Year

2015

Degree Name

Master of Philosophy

Department

School of Mechanical, Materials and Mechatronics Engineering

Abstract

Insulated Rail Joints (IRJs) experience a much shorter fatigue life than continuous rail sections, especially IRJs located in heavy haul rail corridors. IRJs are one of the most critical components of the rail system since their failure can lead to multiple catastrophic consequences, including; malfunctioning of the track signalling system due to metal contact across the insulating rail gap and, in cases where joints are damaged at the fishplate or rail bolt holes, derailment of railway vehicles.

A literature review on the topic revealed that these joints suffer from a wide range of damage, predominately resulting from either the gradual accumulation of metal under plastic flow across the railhead in the vicinity of the rail end post, or rail end spalling and/or rail end post insulation damage. Other failure modes relate to problems with fishplates/joint bar and rail bolt holes. These include: fishplate cracking, delamination of fishplates, bolt looseness and bolt hole cracking. Therefore, IRJs are regarded as high-risk component and are maintained via expensive maintenance programs requiring high standards. Every year rail operators around Australia and the world install tens of thousands of rail joints, due to their early failure, or the risk of failure of either the signalling system and/or the structural track integrity.
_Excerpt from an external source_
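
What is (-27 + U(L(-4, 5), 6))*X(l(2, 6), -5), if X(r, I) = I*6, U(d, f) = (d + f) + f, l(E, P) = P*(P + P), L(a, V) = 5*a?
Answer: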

For the Australian heavy haul rail industry, the economic costs of IRJ maintenance are very high.

In this study, approaches to both advanced characterisation of IRJ damage and to improving IRJs service lifetimes were investigated. Damage accumulation in the vicinity of the joint was characterised by advanced metallographic (optical microscopy, SEM and TEM) and neutron diffraction techniques. In the early stage of the project, surface hard facing was selected as a potential approach to improving IRJ lifetimes, and surface clad rail samples were produced and studied via simulation testing and testing of ex-service rails.

The initial hard facing experiments involved comparison of the performance of ex-service laser clad IRJ samples (431 stainless steel cladding produced by Jarvie Engineering Private Limited) with that of uncoated IRJ samples manufactured from normal head hardened 60kg grade rail. The results indicated IRJ lifetimes can be improved by a hard facing of rail ends. Follow-up investigations were performed using both robots TIG MMAW hard facing deposition approach, and experimentation with a choice of cladding metal and geometry of the hard-face rail surface. Experimentation included advanced metallography and electron microscopy, and limited wear testing of cladding materials. Full-scale wheel on track rig testing was also performed on both coated and uncoated samples, which involves cyclic rolling contact loading on railhead surface was the main objective to investigate the railhead damage.

It was concluded that ferritic type commercial hard facing alloys, and maraging steels, appear good candidate materials for hard facing by weld deposition in the vicinity of IRJs. They also appear more suitable than the initial 431 stainless steel used in the laser cladding experiments as deleterious effects of thermal contraction during cooling are less in the ferritic alloys. It was also concluded and that geometry of the hard facing profile should include a steep angle of hard facing with the rail surface where it intersects the top surface of the rail head.

Neutron diffraction analysis of ex-service IRJs revealed significant stress evolution in the vicinity of the top surfaces of the rail ends abutting the insulating gap. This distribution is characterised by a compressive layer of approximately 5mm deep and a counterbalanced tensile layer located 5-15mm at the sub-surface region. It exceeded the distribution along the continuous rail. Residual stresses analysis for the laboratory rig tested rail ends revealed similar characteristic to those found in ex-service rail ends. However, in contrast to the ex-service rail ends, the stress distributions in the test rig samples were slightly different and this difference was attributed to the localization of wheel load under the particular test conditions. A separate neutron diffraction examination of residual stresses near bolt-holes across ex-service IRJ fishplates revealed a stress evolution characterised by both compressive and tensile stresses, extended in a 900 and 450 angles to the longitudinal plane. The later results were consistent with a common observation of fishplate fracture originating at bolt holes at 450 to the running rail surface.